There was the vulture, a magnificent image of the bird, the fierce eyes glaring and the yellow beak hooked and pointed. Its wings were spread wide, with each feather outlined in jewel-like colours. It stood as tall as Nicholas, but its wing-spread covered half the wall. They stared at it together, and then Royan lifted her eyes to the ceiling high above where they stood. She touched his arm and motioned him to do the same.
‘The sun!’ she whispered. The golden sun disc of Ra was painted in the highest portion of the roof. Its warmth seemed to illuminate the shadows. Its rays spread out in every direction, but one of these beams followed the curve of the wall and descended to envelop the vulture image in its spreading luminosity.
‘“The vulture rises to greet the sun”,’ she repeated. ‘Does Taita mean it literally?’
He moved closer to the mural and examined it minutely, running his hands over the wings and down its belly to the cruel curved talons. Beneath the paint the plastered wall was smooth. There was no projection or any irregularity.
‘The head, Nicky. L
ook at the head of the bird!’ She jumped up and tried to reach it, but her fingers fell short and she turned to him with a desperate edge to her voice. ‘You do it – you are much taller than I am.’
Only then did he see the slight shadow down one side of the bird’s head where the floodlamp caught it, and as he touched it he realized that the head was in relief, standing slightly above the level of the surrounding wall.

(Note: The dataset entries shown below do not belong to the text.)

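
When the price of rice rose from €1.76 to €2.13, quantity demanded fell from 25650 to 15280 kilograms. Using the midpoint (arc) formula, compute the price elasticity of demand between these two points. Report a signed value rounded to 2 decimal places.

%ΔQ = (15280 − 25650) / [(25650 + 15280)/2] = -10370/20465 = -0.506718…
%ΔP = (2.13 − 1.76) / [(1.76 + 2.13)/2] = 0.37/1.945 = 0.190231…
Arc Ed = %ΔQ / %ΔP = (-10370/20465) / (0.37/1.945) = -2.6636…

-2.66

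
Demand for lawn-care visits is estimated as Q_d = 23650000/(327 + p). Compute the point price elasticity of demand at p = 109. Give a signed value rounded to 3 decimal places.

-0.250

dQ_d/dp = −23650000/(327 + p)² = -124.411. At p = 109, Q_d = 54243.1.
Ed = (dQ_d/dp)·(p/Q_d) = (-124.411) × (109/54243.1) = -0.25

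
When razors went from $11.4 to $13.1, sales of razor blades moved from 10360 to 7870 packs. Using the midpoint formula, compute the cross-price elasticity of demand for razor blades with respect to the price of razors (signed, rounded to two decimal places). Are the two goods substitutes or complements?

%ΔQ_{razor blades} = (7870 − 10360)/avg = -2490/9115 = -0.273176…
%ΔP_{razors} = (13.1 − 11.4)/avg = 1.7/12.25 = 0.138775…
E_cross = (-2490/9115) / (1.7/12.25) = -1.9684…
E_cross < 0 ⇒ the goods are complements.

-1.97; complements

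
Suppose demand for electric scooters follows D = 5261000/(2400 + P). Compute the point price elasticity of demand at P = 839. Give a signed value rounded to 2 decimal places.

dD/dP = −5261000/(2400 + P)² = -0.501472. At P = 839, D = 1624.27.
Ed = (dD/dP)·(P/D) = (-0.501472) × (839/1624.27) = -0.2590…

-0.26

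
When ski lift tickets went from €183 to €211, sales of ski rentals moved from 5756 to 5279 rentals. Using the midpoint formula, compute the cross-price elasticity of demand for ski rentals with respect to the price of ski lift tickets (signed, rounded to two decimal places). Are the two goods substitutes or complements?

%ΔQ_{ski rentals} = (5279 − 5756)/avg = -477/5517.5 = -0.086452…
%ΔP_{ski lift tickets} = (211 − 183)/avg = 28/197 = 0.142131…
E_cross = (-477/5517.5) / (28/197) = -0.6082…
E_cross < 0 ⇒ the goods are complements.

-0.61; complements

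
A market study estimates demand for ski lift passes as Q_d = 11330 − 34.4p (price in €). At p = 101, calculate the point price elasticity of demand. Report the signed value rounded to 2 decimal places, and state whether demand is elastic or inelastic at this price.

dQ_d/dp = −34.4. At p = 101, Q_d = 11330 − 34.4(101) = 7855.6.
Ed = (dQ_d/dp)·(p/Q_d) = −34.4 × (101/7855.6) = -0.4422…
|Ed| = 0.44 < 1, so demand is inelastic.

-0.44; inelastic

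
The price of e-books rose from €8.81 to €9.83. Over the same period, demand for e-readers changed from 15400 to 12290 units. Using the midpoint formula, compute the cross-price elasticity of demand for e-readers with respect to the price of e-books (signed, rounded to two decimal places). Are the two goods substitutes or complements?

-2.05; complements

%ΔQ_{e-readers} = (12290 − 15400)/avg = -3110/13845 = -0.224629…
%ΔP_{e-books} = (9.83 − 8.81)/avg = 1.02/9.32 = 0.109442…
E_cross = (-3110/13845) / (1.02/9.32) = -2.0525…
E_cross < 0 ⇒ the goods are complements.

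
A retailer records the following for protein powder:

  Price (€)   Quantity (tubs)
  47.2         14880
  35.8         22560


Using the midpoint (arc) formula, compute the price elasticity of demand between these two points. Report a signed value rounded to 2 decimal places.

-1.49

%ΔQ = (22560 − 14880) / [(14880 + 22560)/2] = 7680/18720 = 0.410256…
%ΔP = (35.8 − 47.2) / [(47.2 + 35.8)/2] = -11.4/41.5 = -0.274698…
Arc Ed = %ΔQ / %ΔP = (7680/18720) / (-11.4/41.5) = -1.4934…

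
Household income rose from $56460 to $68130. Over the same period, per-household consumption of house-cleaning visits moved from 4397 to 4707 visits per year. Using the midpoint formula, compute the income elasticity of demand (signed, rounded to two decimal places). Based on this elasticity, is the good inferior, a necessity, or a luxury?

0.36; necessity

%ΔQ = (4707 − 4397)/[( 4397 + 4707)/2] = 310/4552 = 0.068101…
%ΔIncome = (68130 − 56460)/[( 56460 + 68130)/2] = 11670/62295 = 0.187334…
E_income = (310/4552) / (11670/62295) = 0.3635…
0 < E_income < 1 ⇒ normal good, necessity.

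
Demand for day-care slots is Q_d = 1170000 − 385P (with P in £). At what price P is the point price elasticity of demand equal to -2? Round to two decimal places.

Ed = −385P/(1170000 − 385P). Set this equal to -2:
385P = 2·(1170000 − 385P) ⇒ 385P(1 + 2) = 2·1170000
P = 2·1170000 / (385·3) = 2025.9740…

2025.97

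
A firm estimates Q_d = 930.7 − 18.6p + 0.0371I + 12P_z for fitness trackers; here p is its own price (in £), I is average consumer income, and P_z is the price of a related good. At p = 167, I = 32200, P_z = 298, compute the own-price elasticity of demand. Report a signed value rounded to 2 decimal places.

-1.20

At the given values, Q_d = 930.7 − 18.6(167) + 0.0371(32200) + 12(298) = 2595.12.
∂Q_d/∂p = −18.6.
E = (-18.6) × (167/2595.12) = -1.1969…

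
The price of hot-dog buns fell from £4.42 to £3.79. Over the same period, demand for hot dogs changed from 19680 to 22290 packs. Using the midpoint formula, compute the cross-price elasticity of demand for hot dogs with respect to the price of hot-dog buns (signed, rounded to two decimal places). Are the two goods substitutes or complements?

-0.81; complements

%ΔQ_{hot dogs} = (22290 − 19680)/avg = 2610/20985 = 0.124374…
%ΔP_{hot-dog buns} = (3.79 − 4.42)/avg = -0.63/4.105 = -0.153471…
E_cross = (2610/20985) / (-0.63/4.105) = -0.8104…
E_cross < 0 ⇒ the goods are complements.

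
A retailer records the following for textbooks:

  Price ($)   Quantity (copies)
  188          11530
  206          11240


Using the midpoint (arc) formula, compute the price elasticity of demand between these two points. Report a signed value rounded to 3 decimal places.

-0.279

%ΔQ = (11240 − 11530) / [(11530 + 11240)/2] = -290/11385 = -0.025472…
%ΔP = (206 − 188) / [(188 + 206)/2] = 18/197 = 0.091370…
Arc Ed = %ΔQ / %ΔP = (-290/11385) / (18/197) = -0.27877…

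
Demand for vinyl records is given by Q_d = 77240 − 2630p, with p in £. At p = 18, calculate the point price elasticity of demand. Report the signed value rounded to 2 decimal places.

dQ_d/dp = −2630. At p = 18, Q_d = 77240 − 2630(18) = 29900.
Ed = (dQ_d/dp)·(p/Q_d) = −2630 × (18/29900) = -1.5832…

-1.58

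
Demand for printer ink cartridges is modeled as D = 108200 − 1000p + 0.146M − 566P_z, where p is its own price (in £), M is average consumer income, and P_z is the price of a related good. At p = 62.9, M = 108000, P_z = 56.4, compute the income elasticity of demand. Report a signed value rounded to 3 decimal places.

At the given values, D = 108200 − 1000(62.9) + 0.146(108000) − 566(56.4) = 29145.6.
∂D/∂M = 0.146.
E = (0.146) × (108000/29145.6) = 0.54100…

0.541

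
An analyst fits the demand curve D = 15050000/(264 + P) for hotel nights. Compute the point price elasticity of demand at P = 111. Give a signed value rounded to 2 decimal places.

dD/dP = −15050000/(264 + P)² = -107.022. At P = 111, D = 40133.3.
Ed = (dD/dP)·(P/D) = (-107.022) × (111/40133.3) = -0.296

-0.30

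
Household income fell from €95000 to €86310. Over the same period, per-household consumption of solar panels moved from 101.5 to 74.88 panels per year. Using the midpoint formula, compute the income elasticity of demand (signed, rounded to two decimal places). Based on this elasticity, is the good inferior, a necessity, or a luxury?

%ΔQ = (74.88 − 101.5)/[( 101.5 + 74.88)/2] = -26.62/88.19 = -0.301848…
%ΔIncome = (86310 − 95000)/[( 95000 + 86310)/2] = -8690/90655 = -0.095857…
E_income = (-26.62/88.19) / (-8690/90655) = 3.1489…
E_income > 1 ⇒ normal good, luxury.

3.15; luxury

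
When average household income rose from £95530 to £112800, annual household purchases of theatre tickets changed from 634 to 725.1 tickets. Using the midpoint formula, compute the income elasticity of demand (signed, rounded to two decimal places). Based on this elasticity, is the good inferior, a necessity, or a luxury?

%ΔQ = (725.1 − 634)/[( 634 + 725.1)/2] = 91.1/679.55 = 0.134059…
%ΔIncome = (112800 − 95530)/[( 95530 + 112800)/2] = 17270/104165 = 0.165794…
E_income = (91.1/679.55) / (17270/104165) = 0.8085…
0 < E_income < 1 ⇒ normal good, necessity.

0.81; necessity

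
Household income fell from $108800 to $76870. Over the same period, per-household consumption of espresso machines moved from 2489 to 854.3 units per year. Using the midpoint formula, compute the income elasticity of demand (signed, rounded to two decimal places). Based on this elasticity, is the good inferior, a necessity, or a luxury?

2.84; luxury

%ΔQ = (854.3 − 2489)/[( 2489 + 854.3)/2] = -1634.7/1671.65 = -0.977896…
%ΔIncome = (76870 − 108800)/[( 108800 + 76870)/2] = -31930/92835 = -0.343943…
E_income = (-1634.7/1671.65) / (-31930/92835) = 2.8431…
E_income > 1 ⇒ normal good, luxury.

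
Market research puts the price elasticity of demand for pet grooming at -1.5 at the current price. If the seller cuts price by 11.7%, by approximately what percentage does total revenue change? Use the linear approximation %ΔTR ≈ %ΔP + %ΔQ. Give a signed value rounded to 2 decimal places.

+5.85%

%ΔQ ≈ Ed × %ΔP = (-1.5) × (-11.7%) = +17.5500%
%ΔTR ≈ %ΔP + %ΔQ = (-11.7%) + (+17.5500%) = +5.8500%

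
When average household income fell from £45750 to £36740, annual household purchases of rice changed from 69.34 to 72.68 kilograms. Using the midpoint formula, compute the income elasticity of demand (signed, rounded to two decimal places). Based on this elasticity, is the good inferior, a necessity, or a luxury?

-0.22; inferior

%ΔQ = (72.68 − 69.34)/[( 69.34 + 72.68)/2] = 3.34/71.01 = 0.047035…
%ΔIncome = (36740 − 45750)/[( 45750 + 36740)/2] = -9010/41245 = -0.218450…
E_income = (3.34/71.01) / (-9010/41245) = -0.2153…
E_income < 0 ⇒ inferior good.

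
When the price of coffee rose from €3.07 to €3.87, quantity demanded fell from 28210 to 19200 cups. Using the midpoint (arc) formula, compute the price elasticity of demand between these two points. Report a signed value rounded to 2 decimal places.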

He ran his fingers over the raised head and found that the beak was part of the relief.
‘Can you feel any joint in the plaster?’ Royan demanded.
He shook his head. ‘No. It’s smooth. It all seems to be part of the main wall.’
‘“The vulture rises to greet the sun”,’ she insisted. ‘Can’t you detect any movement? Try pushing the head upwards towards the sun painting.’
He placed the heel of his hand under the bulge of the head and pushed upwards. ‘Nothing!’ he grunted.
‘It’s been there for almost four thousand years.’ She was hopping from one foot to the other with frustration. ‘Dammit, Nicky, if there is a moving part, it will be stiff. Harder! Push harder!’
He shifted his feet to get well under it and placed both hands under the projection of the head. Slowly he brought all his strength to bear. The cords in his neck stood out and blood flooded his face, turning it a deep, angry red.
‘Harder!’ she implored him, but at last he dropped his arms to his sides and stood back.
‘No.’ His voice was hoarse and strained with the effort. ‘It’s solid. Won’t budge.’
‘Lift me up. Let me look.’
‘With the greatest of pleasure. Any excuse to lay lascivious hands on you.’ He stepped behind her and placed both arms around her waist, then lifted her until she was able to touch the bird’s head.
Quickly she explored it with her fingertips, and then she let out a small cry of triumph.
‘Nicky! You have started something. The paint is cracked all around the outline of the head. I can feel it. Lift me higher!’